On the other hand, the Resolutions of September 30, 1998, March 26, 1999, and November 26, 2008, concluded that the purchase option examined in them was granted as a guarantee (given the direct connection between the option right and the vicissitudes of the acknowledged debt, such that the exercise of that right was conditioned on the non-payment of this) understanding that this violates the traditional prohibition of the resolutory condition of Articles 1859 and 1884 of the Civil Code. Or the case of the Resolution of July 20, 2012, in an instance of a deed in which a company acknowledged a debt in favor of another subject to an unexpired amortization term and in the same deed agreed on a cession in payment of the assumed debt, subjecting this cession to a suspensive condition so that the cession would be without effect in the event that, on the due date of the obligation, the debtor transferor had paid the creditor transferee the amount owed (see the close connection between the fate of the guaranteed credit and the effectiveness of the transmission).

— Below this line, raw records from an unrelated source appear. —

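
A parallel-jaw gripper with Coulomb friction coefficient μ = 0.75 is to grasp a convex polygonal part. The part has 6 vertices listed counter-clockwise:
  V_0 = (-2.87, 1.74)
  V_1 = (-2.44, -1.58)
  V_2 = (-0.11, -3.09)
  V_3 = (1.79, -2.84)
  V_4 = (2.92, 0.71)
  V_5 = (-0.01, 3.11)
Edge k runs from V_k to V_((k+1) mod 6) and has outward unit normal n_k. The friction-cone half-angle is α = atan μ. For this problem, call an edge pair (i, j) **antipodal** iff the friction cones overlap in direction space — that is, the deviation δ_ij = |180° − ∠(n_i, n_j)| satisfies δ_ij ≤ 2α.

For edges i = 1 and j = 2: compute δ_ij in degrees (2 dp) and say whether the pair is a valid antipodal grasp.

δ = 139.56°, invalid

α = atan 0.75 = 36.87°;  2α = 73.74°
edge 1: e_1 = (+2.33, -1.51);  n_1 = (-0.5438, -0.8392)
edge 2: e_2 = (+1.90, +0.25);  n_2 = (+0.1305, -0.9915)
∠(n_1, n_2) = 40.44°
δ = |180° − 40.44°| = 139.56°
139.56° > 2α = 73.74°  →  invalid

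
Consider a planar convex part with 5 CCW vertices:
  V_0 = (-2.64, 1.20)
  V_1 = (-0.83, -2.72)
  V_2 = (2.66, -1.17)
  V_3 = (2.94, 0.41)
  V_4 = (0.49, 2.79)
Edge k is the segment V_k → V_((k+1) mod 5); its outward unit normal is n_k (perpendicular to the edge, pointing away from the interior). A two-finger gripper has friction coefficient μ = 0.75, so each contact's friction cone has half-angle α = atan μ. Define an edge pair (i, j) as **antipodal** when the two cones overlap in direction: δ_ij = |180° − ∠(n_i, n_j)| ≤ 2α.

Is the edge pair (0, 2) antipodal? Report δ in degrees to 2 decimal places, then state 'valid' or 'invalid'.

α = atan 0.75 = 36.87°;  2α = 73.74°
edge 0: e_0 = (+1.81, -3.92);  n_0 = (-0.9079, -0.4192)
edge 2: e_2 = (+0.28, +1.58);  n_2 = (+0.9847, -0.1745)
∠(n_0, n_2) = 145.17°
δ = |180° − 145.17°| = 34.83°
34.83° ≤ 2α = 73.74°  →  valid

δ = 34.83°, valid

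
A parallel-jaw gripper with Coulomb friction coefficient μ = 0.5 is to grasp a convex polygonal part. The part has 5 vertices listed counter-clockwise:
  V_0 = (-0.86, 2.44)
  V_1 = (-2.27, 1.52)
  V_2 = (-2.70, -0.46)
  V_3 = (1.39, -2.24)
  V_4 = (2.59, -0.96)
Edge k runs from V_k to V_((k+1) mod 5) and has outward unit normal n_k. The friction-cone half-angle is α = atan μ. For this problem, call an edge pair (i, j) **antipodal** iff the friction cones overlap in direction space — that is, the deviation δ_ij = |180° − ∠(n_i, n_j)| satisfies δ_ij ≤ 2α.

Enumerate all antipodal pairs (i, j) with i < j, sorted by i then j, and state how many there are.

α = atan 0.5 = 26.57°;  2α = 53.13°
n_0 = (-0.5464, +0.8375)
n_1 = (-0.9772, +0.2122)
n_2 = (-0.3991, -0.9169)
n_3 = (+0.7295, -0.6839)
n_4 = (+0.7019, +0.7122)
  (0,1): δ = 135.38°  ·
  (0,2): δ = 56.64°  ·
  (0,3): δ = 13.72°  ✓
  (0,4): δ = 102.29°  ·
  (1,2): δ = 101.27°  ·
  (1,3): δ = 30.90°  ✓
  (1,4): δ = 57.67°  ·
  (2,3): δ = 109.63°  ·
  (2,4): δ = 21.06°  ✓
  (3,4): δ = 91.43°  ·
antipodal pairs: 3

count = 3; pairs: (0,3), (1,3), (2,4)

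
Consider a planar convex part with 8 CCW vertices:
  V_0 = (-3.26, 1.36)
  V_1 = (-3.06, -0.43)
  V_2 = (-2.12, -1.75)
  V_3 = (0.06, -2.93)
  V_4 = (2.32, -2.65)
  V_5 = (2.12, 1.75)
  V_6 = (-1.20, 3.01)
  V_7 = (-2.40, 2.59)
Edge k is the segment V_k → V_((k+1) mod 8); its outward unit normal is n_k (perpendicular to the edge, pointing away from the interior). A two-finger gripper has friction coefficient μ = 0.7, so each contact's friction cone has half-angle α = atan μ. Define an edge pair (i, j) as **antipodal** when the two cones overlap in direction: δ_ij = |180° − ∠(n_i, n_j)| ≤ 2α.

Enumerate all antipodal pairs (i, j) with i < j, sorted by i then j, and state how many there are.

count = 11; pairs: (0,4), (0,5), (1,4), (1,5), (2,4), (2,5), (2,6), (3,5), (3,6), (3,7), (4,7)

α = atan 0.7 = 34.99°;  2α = 69.98°
n_0 = (-0.9938, -0.1110)
n_1 = (-0.8146, -0.5801)
n_2 = (-0.4760, -0.8794)
n_3 = (+0.1230, -0.9924)
n_4 = (+0.9990, +0.0454)
n_5 = (+0.3548, +0.9349)
n_6 = (-0.3304, +0.9439)
n_7 = (-0.8195, +0.5730)
  (0,1): δ = 150.92°  ·
  (0,2): δ = 124.80°  ·
  (0,3): δ = 89.31°  ·
  (0,4): δ = 3.77°  ✓
  (0,5): δ = 62.84°  ✓
  (0,6): δ = 102.91°  ·
  (0,7): δ = 138.66°  ·
  (1,2): δ = 153.88°  ·
  (1,3): δ = 118.39°  ·
  (1,4): δ = 32.85°  ✓
  (1,5): δ = 33.76°  ✓
  (1,6): δ = 73.83°  ·
  (1,7): δ = 109.58°  ·
  (2,3): δ = 144.51°  ·
  (2,4): δ = 58.97°  ✓
  (2,5): δ = 7.64°  ✓
  (2,6): δ = 47.72°  ✓
  (2,7): δ = 83.47°  ·
  (3,4): δ = 94.46°  ·
  (3,5): δ = 27.85°  ✓
  (3,6): δ = 12.23°  ✓
  (3,7): δ = 47.98°  ✓
  (4,5): δ = 113.39°  ·
  (4,6): δ = 73.31°  ·
  (4,7): δ = 37.56°  ✓
  (5,6): δ = 139.93°  ·
  (5,7): δ = 104.18°  ·
  (6,7): δ = 144.25°  ·
antipodal pairs: 11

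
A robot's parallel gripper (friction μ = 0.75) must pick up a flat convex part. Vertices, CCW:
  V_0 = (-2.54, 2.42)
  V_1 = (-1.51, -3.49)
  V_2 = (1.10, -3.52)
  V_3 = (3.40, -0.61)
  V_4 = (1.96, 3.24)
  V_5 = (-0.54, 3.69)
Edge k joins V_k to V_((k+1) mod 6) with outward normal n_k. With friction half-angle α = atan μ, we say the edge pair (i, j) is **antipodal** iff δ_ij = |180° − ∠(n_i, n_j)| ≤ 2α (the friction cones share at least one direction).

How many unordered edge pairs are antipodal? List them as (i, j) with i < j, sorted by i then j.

count = 8; pairs: (0,2), (0,3), (0,4), (1,3), (1,4), (1,5), (2,4), (2,5)

α = atan 0.75 = 36.87°;  2α = 73.74°
n_0 = (-0.9852, -0.1717)
n_1 = (-0.0115, -0.9999)
n_2 = (+0.7845, -0.6201)
n_3 = (+0.9366, +0.3503)
n_4 = (+0.1772, +0.9842)
n_5 = (-0.5361, +0.8442)
  (0,1): δ = 100.54°  ·
  (0,2): δ = 48.21°  ✓
  (0,3): δ = 10.62°  ✓
  (0,4): δ = 69.91°  ✓
  (0,5): δ = 112.53°  ·
  (1,2): δ = 127.66°  ·
  (1,3): δ = 68.83°  ✓
  (1,4): δ = 9.55°  ✓
  (1,5): δ = 33.07°  ✓
  (2,3): δ = 121.17°  ·
  (2,4): δ = 61.88°  ✓
  (2,5): δ = 19.26°  ✓
  (3,4): δ = 120.71°  ·
  (3,5): δ = 78.09°  ·
  (4,5): δ = 137.38°  ·
antipodal pairs: 8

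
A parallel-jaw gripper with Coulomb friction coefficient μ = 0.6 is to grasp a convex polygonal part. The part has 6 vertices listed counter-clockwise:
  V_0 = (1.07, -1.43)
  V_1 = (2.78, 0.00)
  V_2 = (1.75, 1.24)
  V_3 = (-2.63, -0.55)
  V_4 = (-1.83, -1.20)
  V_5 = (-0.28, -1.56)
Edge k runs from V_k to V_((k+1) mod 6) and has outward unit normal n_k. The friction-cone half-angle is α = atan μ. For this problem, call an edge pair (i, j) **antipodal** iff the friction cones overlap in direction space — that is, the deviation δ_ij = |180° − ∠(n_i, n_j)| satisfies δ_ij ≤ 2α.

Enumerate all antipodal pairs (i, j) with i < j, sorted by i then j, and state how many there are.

α = atan 0.6 = 30.96°;  2α = 61.93°
n_0 = (+0.6415, -0.7671)
n_1 = (+0.7692, +0.6390)
n_2 = (-0.3783, +0.9257)
n_3 = (-0.6306, -0.7761)
n_4 = (-0.2262, -0.9741)
n_5 = (+0.0959, -0.9954)
  (0,1): δ = 90.19°  ·
  (0,2): δ = 17.68°  ✓
  (0,3): δ = 101.00°  ·
  (0,4): δ = 127.02°  ·
  (0,5): δ = 145.60°  ·
  (1,2): δ = 107.49°  ·
  (1,3): δ = 11.19°  ✓
  (1,4): δ = 37.21°  ✓
  (1,5): δ = 55.79°  ✓
  (2,3): δ = 61.32°  ✓
  (2,4): δ = 35.30°  ✓
  (2,5): δ = 16.73°  ✓
  (3,4): δ = 153.98°  ·
  (3,5): δ = 135.41°  ·
  (4,5): δ = 161.42°  ·
antipodal pairs: 7

count = 7; pairs: (0,2), (1,3), (1,4), (1,5), (2,3), (2,4), (2,5)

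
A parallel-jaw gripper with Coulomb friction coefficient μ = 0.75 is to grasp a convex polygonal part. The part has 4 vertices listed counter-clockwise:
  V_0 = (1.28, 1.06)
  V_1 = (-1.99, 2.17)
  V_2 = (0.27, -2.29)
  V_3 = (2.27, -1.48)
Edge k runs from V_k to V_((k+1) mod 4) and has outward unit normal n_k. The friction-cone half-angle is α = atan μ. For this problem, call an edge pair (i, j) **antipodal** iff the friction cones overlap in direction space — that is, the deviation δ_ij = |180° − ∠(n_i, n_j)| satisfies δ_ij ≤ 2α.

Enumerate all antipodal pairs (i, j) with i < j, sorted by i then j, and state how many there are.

α = atan 0.75 = 36.87°;  2α = 73.74°
n_0 = (+0.3214, +0.9469)
n_1 = (-0.8920, -0.4520)
n_2 = (+0.3754, -0.9269)
n_3 = (+0.9317, +0.3632)
  (0,1): δ = 44.38°  ✓
  (0,2): δ = 40.80°  ✓
  (0,3): δ = 130.04°  ·
  (1,2): δ = 94.82°  ·
  (1,3): δ = 5.58°  ✓
  (2,3): δ = 90.75°  ·
antipodal pairs: 3

count = 3; pairs: (0,1), (0,2), (1,3)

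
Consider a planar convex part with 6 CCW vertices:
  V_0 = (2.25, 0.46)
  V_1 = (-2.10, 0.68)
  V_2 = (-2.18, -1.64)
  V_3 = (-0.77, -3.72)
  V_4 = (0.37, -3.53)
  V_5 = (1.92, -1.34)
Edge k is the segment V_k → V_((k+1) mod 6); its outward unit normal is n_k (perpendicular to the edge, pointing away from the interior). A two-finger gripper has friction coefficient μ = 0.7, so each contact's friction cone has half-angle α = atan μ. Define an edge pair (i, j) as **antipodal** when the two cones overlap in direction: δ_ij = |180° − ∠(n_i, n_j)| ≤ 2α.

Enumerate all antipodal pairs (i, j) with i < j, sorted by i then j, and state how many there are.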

As pointed out by the aforementioned DGRN Resolution of July 20, 2012, echoing the jurisprudence of this chamber, the common will to transmit and acquire is not enough to provoke the sought-after transfer effect because “on one hand, the theory of title and mode for the voluntary and “intervivos” transmission of real rights governs (cf. Article 609 CC) and on the other, the validity of the contract presupposes the concurrence of a sufficient cause that justifies the legal recognition of the practical purpose pursued by the contracting parties (cf. Articles 1261-3, 1274 to 1277 of the Civil Code)”. In the “sale under guarantee” the true intent of the parties is not to effect an actual and definitive transfer of ownership but a provisional and cautionary transfer, serving as a guarantee, to be consolidated in the event of non-fulfillment of the obligation,” a purpose not supported by the legal system due to its contradiction to the prohibition of the resolutory condition imposed by the reiterated Articles 1859 and 1884 of the Civil Code. Consequently, in accordance with the jurisprudence extensively cited above, this results in the full and radical nullity of the transaction that commits such infringement.
However, the delivery of the real estate, although it cannot serve as a guarantee, can have a solutory function (…) because in the case of a liquidated, matured, and demandable debt (as was the case in the deed-in-lieu of payment subject to the Resolution of the DGRN of July 20, 2012), the transfer of the real estate through sale (or via a deed-in-lieu of payment) cannot serve as a guarantee but rather has a solutory purpose (…) (a performance different from that which constituted the content of the due obligation aliud pro alio, with agreement to consider the obligation extinguished).
In conclusion, the sale under guarantee is prohibited by the legal system and will be declared null and void by the jurisdiction at the request of the borrowing party.